Published April 2008 by Knopf Doubleday Publishing
Source: purchased the audio book at my local library sale
Narrated by: Nora Ephron
Publisher's Summary:
Overview With her disarming, intimate, completely accessible voice, and dry sense of humor, Nora Ephron shares with us her ups and downs in I Feel Bad About My Neck, a candid, hilarious look at women who are getting older and dealing with the tribulations of maintenance, menopause, empty nests, and life itself.
Ephron chronicles her life as an obsessed cook, passionate city dweller, and hapless parent. But mostly she speaks frankly and uproariously about life as a woman of a certain age.
My Thoughts:
All women of a certain age should read this book. You'll know if you're the right age if you have, in fact, ever felt bad about your neck. Or gone through menopause. Or become an empty nester.
If I were, instead of writing a book review, writing a movie review for this collection of essays, I'd write that trite bit "I laughed, I cried." Because really, I did. One minute I was that woman in the car next to you at the intersection laughing even though there's no one else in the car. The next, tears are streaming down my face. This last had to do with a piece dealing with mortality and the death of Ephron's dearest friend to cancer. It was sad taken by itself. But when you listen, aware that just a few years later Ephron herself died of leukemia, it is all the more poignant.
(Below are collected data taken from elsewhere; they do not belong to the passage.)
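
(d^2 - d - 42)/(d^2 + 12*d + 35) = (d^2 - d - 42)/(d^2 + 12*d + 35)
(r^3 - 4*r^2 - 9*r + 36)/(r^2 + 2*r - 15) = (r^2 - r - 12)/(r + 5)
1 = 1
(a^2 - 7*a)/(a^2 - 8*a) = (a - 7)/(a - 8)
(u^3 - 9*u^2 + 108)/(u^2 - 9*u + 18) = (u^2 - 3*u - 18)/(u - 3)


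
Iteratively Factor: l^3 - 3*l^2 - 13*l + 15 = (l - 5)*(l^2 + 2*l - 3) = (l - 5)*(l + 3)*(l - 1)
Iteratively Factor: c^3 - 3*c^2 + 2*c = (c - 2)*(c^2 - c) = (c - 2)*(c - 1)*(c)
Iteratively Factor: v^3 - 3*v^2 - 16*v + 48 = (v + 4)*(v^2 - 7*v + 12) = (v - 3)*(v + 4)*(v - 4)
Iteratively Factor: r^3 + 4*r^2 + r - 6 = (r + 3)*(r^2 + r - 2) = (r - 1)*(r + 3)*(r + 2)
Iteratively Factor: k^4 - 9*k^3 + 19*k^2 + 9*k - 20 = (k - 1)*(k^3 - 8*k^2 + 11*k + 20) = (k - 1)*(k + 1)*(k^2 - 9*k + 20) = (k - 5)*(k - 1)*(k + 1)*(k - 4)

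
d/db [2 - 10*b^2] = -20*b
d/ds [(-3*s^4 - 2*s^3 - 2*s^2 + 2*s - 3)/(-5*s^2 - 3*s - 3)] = (30*s^5 + 37*s^4 + 48*s^3 + 34*s^2 - 18*s - 15)/(25*s^4 + 30*s^3 + 39*s^2 + 18*s + 9)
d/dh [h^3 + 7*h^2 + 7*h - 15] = 3*h^2 + 14*h + 7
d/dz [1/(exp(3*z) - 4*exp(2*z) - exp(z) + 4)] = (-3*exp(2*z) + 8*exp(z) + 1)*exp(z)/(exp(3*z) - 4*exp(2*z) - exp(z) + 4)^2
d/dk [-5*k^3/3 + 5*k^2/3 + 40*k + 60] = -5*k^2 + 10*k/3 + 40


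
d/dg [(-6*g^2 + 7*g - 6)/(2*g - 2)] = (-6*g^2 + 12*g - 1)/(2*(g^2 - 2*g + 1))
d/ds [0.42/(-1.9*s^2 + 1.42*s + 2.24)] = (1.596*s - 0.5964)/(-1.9*s^2 + 1.42*s + 2.24)^2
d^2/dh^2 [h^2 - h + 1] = 2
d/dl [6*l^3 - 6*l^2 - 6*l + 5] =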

“I want to talk to her. I want to have lunch with her. I want her to give me a book she just read and loved. She is my phantom limb, and I just can’t believe I’m here without her.”- on losing her best friend” “I want to talk to her. I want to have lunch with her. I want her to give me a book she just read and loved. She is my phantom limb, and I just can’t believe I’m here without her.”Ephron doesn't just touch on the problems of aging as a woman, though. She talks about food, love, parenting, New York City, writing and reading.
“Reading is everything. Reading makes me feel like I've accomplished something, learned something, become a better person. Reading makes me smarter. Reading gives me something to talk about later on. Reading is the unbelievably healthy way my attention deficit disorder medicates itself. Reading is escape, and the opposite of escape; it's a way to make contact with reality after a day of making things up, and it's a way of making contact with someone else's imagination after a day that's all too real. Reading is grist. Reading is bliss.”
“There is something called the rapture of the deep, and it refers to what happens when a deep-sea diver spends too much time at the bottom of the ocean and can't tell which way is up. When he surfaces, he's liable to have a condition called the bends, where the body can't adapt to the oxygen levels in the atmosphere. All of this happens to me when I surface from a great book.”Some of the essays in this collection are pure fluff (there's an entire essay about purses, for example). Some of the essays are much weightier - like the one about Bill Clinton that starts out making you think its an essay about one of her husbands. Ephron never loses her wit while she is skewering someone or writing on lighter subjects.
I miss Nora Ephron. Hers are the movies I watch over and over. And now hers will be the book that I read again and again.